- Associated Press - Tuesday, February 11, 2020

MONTPELIER, Vt. (AP) - Vermont Gov. Phil Scott vetoed a bill that would have increased the state’s minimum wage because he said he felt an artificial increase in wages would end up hurting the low-income people the proposal is designed to help.

In a message sent to lawmakers Monday evening, the Republican governor said raising the minimum wage to $12.55 an hour by 2022 from the current $10.96 could end up decreasing employee hours and increasing the costs of goods and services.

“Despite (the bill’s) good intentions, the reality is there are too many unintended consequences and we cannot grow the economy or make Vermont more affordable by arbitrarily forcing wage increases,” Scott, who has made what he calls affordability the cornerstone of his administration, said in a statement issued with the official veto notice.

The veto was Scott’s 18th since he took office in 2017. None have been overridden by the Legislature.

The veto disappointed lawmakers who passed the scaled-down version of the minimum wage bill after the governor in 2018 vetoed a version that would have gradually increase the wage to $15 an hour.

State Senate President Pro Tem Tim Ashe, a Democrat and Progressive from Burlington, said the increase was intended to help about 40,000 Vermonters, most of whom are at the low end of the pay scale and who struggle to keep up with their expenses.

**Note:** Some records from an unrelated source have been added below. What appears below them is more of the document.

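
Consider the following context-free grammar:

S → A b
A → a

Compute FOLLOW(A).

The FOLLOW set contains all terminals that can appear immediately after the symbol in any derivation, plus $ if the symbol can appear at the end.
A occurs only in S → A b, where it is immediately followed by the terminal b. So FOLLOW(A) = {b}.

Final answer: {b}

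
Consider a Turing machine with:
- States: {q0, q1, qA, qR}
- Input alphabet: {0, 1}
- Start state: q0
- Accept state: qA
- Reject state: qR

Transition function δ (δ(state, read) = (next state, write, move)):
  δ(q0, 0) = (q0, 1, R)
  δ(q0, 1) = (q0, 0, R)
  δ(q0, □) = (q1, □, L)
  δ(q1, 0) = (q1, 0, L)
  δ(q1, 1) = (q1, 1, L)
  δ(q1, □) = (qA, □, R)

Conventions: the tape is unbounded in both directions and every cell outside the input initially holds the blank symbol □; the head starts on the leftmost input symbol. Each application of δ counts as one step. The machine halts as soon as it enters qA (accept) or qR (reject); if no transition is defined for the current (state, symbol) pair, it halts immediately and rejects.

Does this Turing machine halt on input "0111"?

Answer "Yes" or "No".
Step 0: [q0]0111 (head at position 0)
Step 1: δ(q0, 0) = (q0, 1, R)  ⊢  1[q0]111 (head at position 1)
Step 2: δ(q0, 1) = (q0, 0, R)  ⊢  10[q0]11 (head at position 2)
Step 3: δ(q0, 1) = (q0, 0, R)  ⊢  100[q0]1 (head at position 3)
Step 4: δ(q0, 1) = (q0, 0, R)  ⊢  1000[q0]□ (head at position 4)
Step 5: δ(q0, □) = (q1, □, L)  ⊢  100[q1]0□ (head at position 3)
Step 6: δ(q1, 0) = (q1, 0, L)  ⊢  10[q1]00□ (head at position 2)
Step 7: δ(q1, 0) = (q1, 0, L)  ⊢  1[q1]000□ (head at position 1)
Step 8: δ(q1, 0) = (q1, 0, L)  ⊢  [q1]1000□ (head at position 0)
Step 9: δ(q1, 1) = (q1, 1, L)  ⊢  [q1]□1000□ (head at position -1)
Step 10: δ(q1, □) = (qA, □, R)  ⊢  □[qA]1000□ (head at position 0)
The machine is in qA, so it halts and accepts.
It halts after 10 steps.

Final answer: Yes - halts after 10 steps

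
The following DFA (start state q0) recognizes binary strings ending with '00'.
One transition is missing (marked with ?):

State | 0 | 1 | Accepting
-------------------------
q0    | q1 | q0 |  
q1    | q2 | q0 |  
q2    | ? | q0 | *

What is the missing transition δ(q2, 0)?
q2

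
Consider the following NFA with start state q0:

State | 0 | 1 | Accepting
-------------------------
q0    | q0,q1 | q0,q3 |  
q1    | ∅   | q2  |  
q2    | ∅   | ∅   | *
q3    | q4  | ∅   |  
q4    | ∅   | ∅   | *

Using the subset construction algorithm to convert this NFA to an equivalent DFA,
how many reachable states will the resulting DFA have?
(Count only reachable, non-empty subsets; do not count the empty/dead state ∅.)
Start subset: {q0}
{q0}: on 0 → {q0, q1}, on 1 → {q0, q3}
{q0, q1}: on 0 → {q0, q1}, on 1 → {q0, q2, q3}
{q0, q3}: on 0 → {q0, q1, q4}, on 1 → {q0, q3}
{q0, q2, q3}: on 0 → {q0, q1, q4}, on 1 → {q0, q3}
{q0, q1, q4}: on 0 → {q0, q1}, on 1 → {q0, q2, q3}
Reachable non-empty subsets: {q0}, {q0, q1}, {q0, q3}, {q0, q2, q3}, {q0, q1, q4} — 5 in total.

Final answer: 5 states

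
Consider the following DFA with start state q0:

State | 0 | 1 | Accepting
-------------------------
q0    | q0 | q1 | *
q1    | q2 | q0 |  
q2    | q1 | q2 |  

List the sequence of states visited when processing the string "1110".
q0 → q1 → q0 → q1 → q2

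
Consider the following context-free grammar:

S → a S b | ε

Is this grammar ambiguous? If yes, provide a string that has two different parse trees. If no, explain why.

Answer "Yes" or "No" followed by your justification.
At every step exactly one production applies: if the remaining string to generate is non-empty it starts with a and ends with b, forcing S → a S b; if it is empty, S → ε is forced. Hence each string a^n b^n has exactly one derivation (S → a S b applied n times, then S → ε) and one parse tree.

Final answer: No - the grammar is unambiguous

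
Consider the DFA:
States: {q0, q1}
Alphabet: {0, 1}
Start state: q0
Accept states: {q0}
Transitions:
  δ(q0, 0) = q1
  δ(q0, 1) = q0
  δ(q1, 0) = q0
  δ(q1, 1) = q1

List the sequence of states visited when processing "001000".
Starting at q0
Read '0': q0 -> q1
Read '0': q1 -> q0
Read '1': q0 -> q0
Read '0': q0 -> q1
Read '0': q1 -> q0
Read '0': q0 -> q1

Final answer: q0 -> q1 -> q0 -> q0 -> q1 -> q0 -> q1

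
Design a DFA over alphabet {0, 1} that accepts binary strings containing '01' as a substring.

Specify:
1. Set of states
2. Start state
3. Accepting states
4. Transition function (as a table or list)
One valid DFA (any DFA recognizing the same language is acceptable):
States: {q0, q1, q2}
Start: q0
Accepting: {q2}
Transitions (accepting states marked with *):
State | 0 | 1 | Accepting
-------------------------
q0    | q1 | q0 |  
q1    | q1 | q2 |  
q2    | q2 | q2 | *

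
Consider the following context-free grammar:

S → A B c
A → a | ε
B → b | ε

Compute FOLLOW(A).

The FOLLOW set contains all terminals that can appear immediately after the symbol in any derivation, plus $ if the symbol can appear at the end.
A occurs in S → A B c followed by B c. Add FIRST(B) minus ε = {b}; B is nullable (B → ε), so what follows B can also follow A: the terminal c. FOLLOW(A) = {b, c}.

Final answer: {b, c}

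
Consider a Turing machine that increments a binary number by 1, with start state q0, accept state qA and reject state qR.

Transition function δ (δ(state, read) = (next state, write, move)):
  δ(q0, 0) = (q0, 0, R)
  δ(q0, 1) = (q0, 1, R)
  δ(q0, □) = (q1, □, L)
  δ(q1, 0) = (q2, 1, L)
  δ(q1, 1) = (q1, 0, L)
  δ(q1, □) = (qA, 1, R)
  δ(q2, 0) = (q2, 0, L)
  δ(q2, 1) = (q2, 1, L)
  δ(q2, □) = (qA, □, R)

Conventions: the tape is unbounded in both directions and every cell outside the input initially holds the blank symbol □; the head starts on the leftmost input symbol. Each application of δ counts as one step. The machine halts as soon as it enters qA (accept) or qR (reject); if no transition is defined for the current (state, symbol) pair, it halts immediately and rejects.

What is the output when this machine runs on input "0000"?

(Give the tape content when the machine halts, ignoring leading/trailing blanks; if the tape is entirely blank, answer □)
Step 0: [q0]0000 (head at position 0)
Step 1: δ(q0, 0) = (q0, 0, R)  ⊢  0[q0]000 (head at position 1)
Step 2: δ(q0, 0) = (q0, 0, R)  ⊢  00[q0]00 (head at position 2)
Step 3: δ(q0, 0) = (q0, 0, R)  ⊢  000[q0]0 (head at position 3)
Step 4: δ(q0, 0) = (q0, 0, R)  ⊢  0000[q0]□ (head at position 4)
Step 5: δ(q0, □) = (q1, □, L)  ⊢  000[q1]0□ (head at position 3)
Step 6: δ(q1, 0) = (q2, 1, L)  ⊢  00[q2]01□ (head at position 2)
Step 7: δ(q2, 0) = (q2, 0, L)  ⊢  0[q2]001□ (head at position 1)
Step 8: δ(q2, 0) = (q2, 0, L)  ⊢  [q2]0001□ (head at position 0)
Step 9: δ(q2, 0) = (q2, 0, L)  ⊢  [q2]□0001□ (head at position -1)
Step 10: δ(q2, □) = (qA, □, R)  ⊢  □[qA]0001□ (head at position 0)
The machine is in qA, so it halts and accepts.
Tape content when halted (ignoring surrounding blanks): 0001

Final answer: Output: 0001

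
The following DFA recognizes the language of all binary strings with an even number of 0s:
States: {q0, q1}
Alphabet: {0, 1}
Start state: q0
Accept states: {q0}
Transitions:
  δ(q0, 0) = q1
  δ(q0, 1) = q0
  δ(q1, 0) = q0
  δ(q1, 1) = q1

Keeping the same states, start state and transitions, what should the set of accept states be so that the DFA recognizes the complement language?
The DFA is complete (every state has a transition on every symbol), so the complement
is recognized by the same DFA with accepting and non-accepting states swapped.
Original accept states: {q0}
Complement accept states = All states - Original accept states
= {q0, q1} - {q0}
= {q1}
Complement language: strings with an ODD number of 0s

Final answer: {q1}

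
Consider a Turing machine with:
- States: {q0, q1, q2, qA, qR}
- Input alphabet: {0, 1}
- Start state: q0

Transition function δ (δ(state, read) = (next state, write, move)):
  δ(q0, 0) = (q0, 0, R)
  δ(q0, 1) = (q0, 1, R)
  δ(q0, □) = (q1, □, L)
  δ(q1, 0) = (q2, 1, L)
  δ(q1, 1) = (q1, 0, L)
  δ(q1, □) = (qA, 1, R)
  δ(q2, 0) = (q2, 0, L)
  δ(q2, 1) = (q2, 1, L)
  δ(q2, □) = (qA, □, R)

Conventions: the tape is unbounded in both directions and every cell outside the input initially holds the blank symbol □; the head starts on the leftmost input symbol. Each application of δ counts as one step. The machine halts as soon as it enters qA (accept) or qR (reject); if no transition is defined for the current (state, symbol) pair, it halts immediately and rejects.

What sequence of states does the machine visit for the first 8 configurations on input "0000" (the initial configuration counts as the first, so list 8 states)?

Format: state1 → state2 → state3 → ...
Step 0: [q0]0000 (head at position 0)
Step 1: δ(q0, 0) = (q0, 0, R)  ⊢  0[q0]000 (head at position 1)
Step 2: δ(q0, 0) = (q0, 0, R)  ⊢  00[q0]00 (head at position 2)
Step 3: δ(q0, 0) = (q0, 0, R)  ⊢  000[q0]0 (head at position 3)
Step 4: δ(q0, 0) = (q0, 0, R)  ⊢  0000[q0]□ (head at position 4)
Step 5: δ(q0, □) = (q1, □, L)  ⊢  000[q1]0□ (head at position 3)
Step 6: δ(q1, 0) = (q2, 1, L)  ⊢  00[q2]01□ (head at position 2)
Step 7: δ(q2, 0) = (q2, 0, L)  ⊢  0[q2]001□ (head at position 1)
Reading off the states of these 8 configurations: q0 → q0 → q0 → q0 → q0 → q1 → q2 → q2

Final answer: q0 → q0 → q0 → q0 → q0 → q1 → q2 → q2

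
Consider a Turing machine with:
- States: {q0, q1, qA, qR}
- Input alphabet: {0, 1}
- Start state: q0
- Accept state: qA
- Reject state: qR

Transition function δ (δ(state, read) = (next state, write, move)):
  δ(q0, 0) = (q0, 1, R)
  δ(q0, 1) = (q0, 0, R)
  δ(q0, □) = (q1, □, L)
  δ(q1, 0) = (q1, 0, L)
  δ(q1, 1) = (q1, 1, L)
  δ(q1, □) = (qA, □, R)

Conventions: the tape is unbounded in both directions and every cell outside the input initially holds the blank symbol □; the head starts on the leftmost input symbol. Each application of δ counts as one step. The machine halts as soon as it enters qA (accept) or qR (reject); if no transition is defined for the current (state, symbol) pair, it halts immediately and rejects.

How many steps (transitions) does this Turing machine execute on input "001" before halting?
Step 0: [q0]001 (head at position 0)
Step 1: δ(q0, 0) = (q0, 1, R)  ⊢  1[q0]01 (head at position 1)
Step 2: δ(q0, 0) = (q0, 1, R)  ⊢  11[q0]1 (head at position 2)
Step 3: δ(q0, 1) = (q0, 0, R)  ⊢  110[q0]□ (head at position 3)
Step 4: δ(q0, □) = (q1, □, L)  ⊢  11[q1]0□ (head at position 2)
Step 5: δ(q1, 0) = (q1, 0, L)  ⊢  1[q1]10□ (head at position 1)
Step 6: δ(q1, 1) = (q1, 1, L)  ⊢  [q1]110□ (head at position 0)
Step 7: δ(q1, 1) = (q1, 1, L)  ⊢  [q1]□110□ (head at position -1)
Step 8: δ(q1, □) = (qA, □, R)  ⊢  □[qA]110□ (head at position 0)
The machine is in qA, so it halts and accepts.
Number of transitions executed: 8.

Final answer: 8 steps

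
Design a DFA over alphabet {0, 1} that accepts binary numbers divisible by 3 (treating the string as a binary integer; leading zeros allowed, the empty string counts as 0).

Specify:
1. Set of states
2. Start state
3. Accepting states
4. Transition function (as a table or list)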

“With the governor’s veto he just effectively deleted a $5,000 income gain over the next two years for that group of nearly 40,000 people,” Ashe said Tuesday.

Ashe said the Senate, which passed the bill with a veto-proof vote of 23-6 in the 30-member chamber, would hold an override vote on Thursday.

When the the bill passed the House it was seven votes short of the 100 votes, the two-thirds majority, that would be needed to override the veto.

Separately on Tuesday, House Minority Leader Pattie McCoy, a Republican from Poultney, said Vermont’s current minimum wage law is automatically adjusted for inflation every year.

“Republicans have expressed concerns about yet another increase and its potential to raise the cost of doing business, hike consumer prices, cut employee hours and jobs,” McCoy said.

Last week the House came one vote short of overriding a gubernatorial veto of a bill that would have set up a paid family leave system in Vermont that would have been paid for through a payroll tax.

In a statement, issued after the governor announced his veto, Ashe said the governor’s veto was more than a disagreement between the Legislature and the governor.

“Make no mistake, this is a battle between the governor and the tens of thousands of Vermonters who don’t seem to fit into his hollow affordability slogan,” Ashe said.